It’s hard these days to muster much interest in the World Trade Organization (WTO). Locked for years in rounds of negotiations leading nowhere, the body seems to have outlived its usefulness. Another big gathering of trade ministers ended in deadlock in Buenos Aires last week. You might wonder: Why bother?
The answer is that liberal trade, second only to capitalism, is the most powerful engine of economic prosperity the world has ever seen — and governments could use the WTO to advance living standards across the globe. Led by the US, that’s what they did in the decades after
1945. Without an international commitment to free trade, though, the institution is doomed to irrelevance.
The core principle of the WTO, and its predecessor the General Agreement on Tariffs and Trade, is reciprocity. In simple terms, this approach aims to make free trade politically feasible. Country A would be better off if it lowered its import tariffs unilaterally, goes the theory — but that change meets less resistance if Country B lowers its tariffs as well.
This formula was enormously successful in the GATT’s first decades, mainly because the U.S. was eager to lead the world in that direction. In more recent years, the conviction that free trade is good has weakened.
Increasingly, governments are regressing to mercantilism — the fallacy that a country gains from trade only if its exports exceed its imports. In addition, once the GATT and WTO had succeeded in bringing tariffs down, trade liberalization became more complicated and more politically fraught — more to do with regulatory obstacles than taxes at the border.

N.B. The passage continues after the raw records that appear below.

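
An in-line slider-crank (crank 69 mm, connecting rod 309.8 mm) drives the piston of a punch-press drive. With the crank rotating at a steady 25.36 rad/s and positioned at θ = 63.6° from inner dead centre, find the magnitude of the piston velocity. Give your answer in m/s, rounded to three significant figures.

ω = 25.36 rad/s
For an in-line slider-crank, x = r cosθ + √(L² − r² sin²θ), so v = −rω sinθ·[1 + r cosθ/√(L² − r² sin²θ)].
With r = 0.069 m, L = 0.3098 m, θ = 63.6°: √(L² − r² sin²θ) = 0.30357 m.
v = −0.069·25.36·0.89571·[1 + 0.069·0.44464/0.30357] = -1.7258 m/s.
|v| = 1.7258 m/s.

1.73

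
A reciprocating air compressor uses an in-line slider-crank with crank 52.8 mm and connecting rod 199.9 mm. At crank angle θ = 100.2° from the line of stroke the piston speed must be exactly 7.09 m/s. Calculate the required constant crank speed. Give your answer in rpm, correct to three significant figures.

1370

For an in-line slider-crank, |v_piston| = rω|sinθ|·[1 + r cosθ/√(L² − r² sin²θ)].
With r = 0.0528 m, L = 0.1999 m, θ = 100.2°: the bracketed kinematic factor |dx/dθ| = 0.049448 m.
ω = v/|dx/dθ| = 7.09/0.049448 = 143.38 rad/s.
N = 60ω/(2π) = 1369.2 rpm.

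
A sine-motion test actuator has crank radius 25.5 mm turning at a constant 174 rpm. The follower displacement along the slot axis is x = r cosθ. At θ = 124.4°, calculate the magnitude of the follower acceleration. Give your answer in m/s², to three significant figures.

ω = 18.22 rad/s (from 174 rpm).
x = r cosθ ⇒ ẍ = −rω² cosθ (ω constant).
|a| = rω²|cosθ| = 0.0255·(18.22)²·|cos 124.4°| = 4.7832 m/s².

4.78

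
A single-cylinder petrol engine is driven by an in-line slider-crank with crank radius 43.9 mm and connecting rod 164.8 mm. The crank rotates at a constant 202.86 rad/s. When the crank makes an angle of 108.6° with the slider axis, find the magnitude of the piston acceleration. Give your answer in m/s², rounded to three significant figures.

969

ω = 202.9 rad/s
x(θ) = r cosθ + √(L² − r² sin²θ); with ω constant, a = ω²·d²x/dθ².
d²x/dθ² = −r cosθ − r²(cos2θ)/√u − r⁴ sin²2θ/(4u^{3/2}),  u = L² − r² sin²θ = 0.0254279 m².
Substituting r = 0.0439 m, L = 0.1648 m, θ = 108.6°: d²x/dθ² = +0.023545 m.
a = ω²·d²x/dθ² = (202.9)²·(+0.023545) = +968.94 m/s²;  |a| = 968.94 m/s².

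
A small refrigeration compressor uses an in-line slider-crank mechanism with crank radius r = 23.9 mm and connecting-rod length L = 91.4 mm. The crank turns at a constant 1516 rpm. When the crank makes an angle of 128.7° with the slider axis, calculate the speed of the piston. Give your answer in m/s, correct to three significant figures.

2.47

ω = 2π·1516/60 = 158.8 rad/s
For an in-line slider-crank, x = r cosθ + √(L² − r² sin²θ), so v = −rω sinθ·[1 + r cosθ/√(L² − r² sin²θ)].
With r = 0.0239 m, L = 0.0914 m, θ = 128.7°: √(L² − r² sin²θ) = 0.089477 m.
v = −0.0239·158.8·0.78043·[1 + 0.0239·-0.62524/0.089477] = -2.4666 m/s.
|v| = 2.4666 m/s.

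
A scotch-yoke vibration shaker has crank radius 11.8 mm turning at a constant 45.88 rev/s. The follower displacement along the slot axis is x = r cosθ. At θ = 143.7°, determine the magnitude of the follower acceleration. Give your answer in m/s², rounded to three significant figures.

790

ω = 288.3 rad/s (from 45.88 rev/s).
x = r cosθ ⇒ ẍ = −rω² cosθ (ω constant).
|a| = rω²|cosθ| = 0.0118·(288.3)²·|cos 143.7°| = 790.29 m/s².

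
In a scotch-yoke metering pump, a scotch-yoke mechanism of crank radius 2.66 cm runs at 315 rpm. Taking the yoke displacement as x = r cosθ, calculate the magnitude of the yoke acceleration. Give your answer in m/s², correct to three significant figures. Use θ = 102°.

ω = 32.99 rad/s (from 315 rpm).
x = r cosθ ⇒ ẍ = −rω² cosθ (ω constant).
|a| = rω²|cosθ| = 0.0266·(32.99)²·|cos 102°| = 6.0178 m/s².

6.02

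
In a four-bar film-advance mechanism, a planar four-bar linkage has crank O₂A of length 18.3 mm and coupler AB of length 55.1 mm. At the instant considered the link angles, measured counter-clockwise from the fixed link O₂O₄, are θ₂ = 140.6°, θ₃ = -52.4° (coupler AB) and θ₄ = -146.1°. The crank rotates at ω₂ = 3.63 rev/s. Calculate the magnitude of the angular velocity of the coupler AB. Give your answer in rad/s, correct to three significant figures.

ω₂ = 22.81 rad/s (from 3.63 rev/s).
Differentiating the loop-closure r₂e^{iθ₂}+r₃e^{iθ₃}=r₁+r₄e^{iθ₄} gives r₂ω₂e^{iθ₂}+r₃ω₃e^{iθ₃}=r₄ω₄e^{iθ₄}.
Eliminating the other unknown: ω₃ = r₂ω₂ sin(θ₄−θ₂) / [r₃ sin(θ₃−θ₄)].
Numerator sine = +0.95782; denominator sine = +0.99792.
Result = 0.0183·22.81·(+0.95782) / (0.0551·(+0.99792)) = +7.2707 rad/s; magnitude 7.2707 rad/s.

7.27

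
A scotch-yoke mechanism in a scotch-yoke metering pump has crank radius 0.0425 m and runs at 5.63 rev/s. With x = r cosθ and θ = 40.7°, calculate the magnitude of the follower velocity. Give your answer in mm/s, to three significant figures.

ω = 35.37 rad/s (from 5.63 rev/s).
x = r cosθ ⇒ ẋ = −rω sinθ.
|v| = rω|sinθ| = 0.0425·35.37·|sin 40.7°| = 0.98037 m/s = 980.37 mm/s.

980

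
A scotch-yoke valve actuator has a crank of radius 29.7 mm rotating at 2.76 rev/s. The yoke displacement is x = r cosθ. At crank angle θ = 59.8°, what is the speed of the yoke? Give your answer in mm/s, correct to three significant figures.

ω = 17.34 rad/s (from 2.76 rev/s).
x = r cosθ ⇒ ẋ = −rω sinθ.
|v| = rω|sinθ| = 0.0297·17.34·|sin 59.8°| = 0.44514 m/s = 445.14 mm/s.

445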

Where it matters most, political support for liberal trade has fallen to its lowest point in years. The US still leads — but now in the wrong direction. President Donald Trump embraces mercantilism in its purest and dumbest form: “exports good, imports bad.” US Trade Representative Robert Lighthizer began the Buenos Aires meeting by calling the WTO’s role into question. The US blocked a declaration asserting the value of trade in development and is holding up the appointment of judges to the body’s dispute-settlement courts.
Meanwhile, governments in the rest of the world are pressing forward with bilateral and regional agreements, as opposed to the global deals that the WTO could advance. Depending on the details, regional pacts like the Trans-Pacific Partnership can be enormously valuable, but they aren’t the gold standard of multilateral liberal trade.
Don’t blame the WTO for its paralysis. It could still be a powerful instrument for governments that believe in international competition. Without that conviction — and without the engagement and leadership of the US — it’s bound to fail.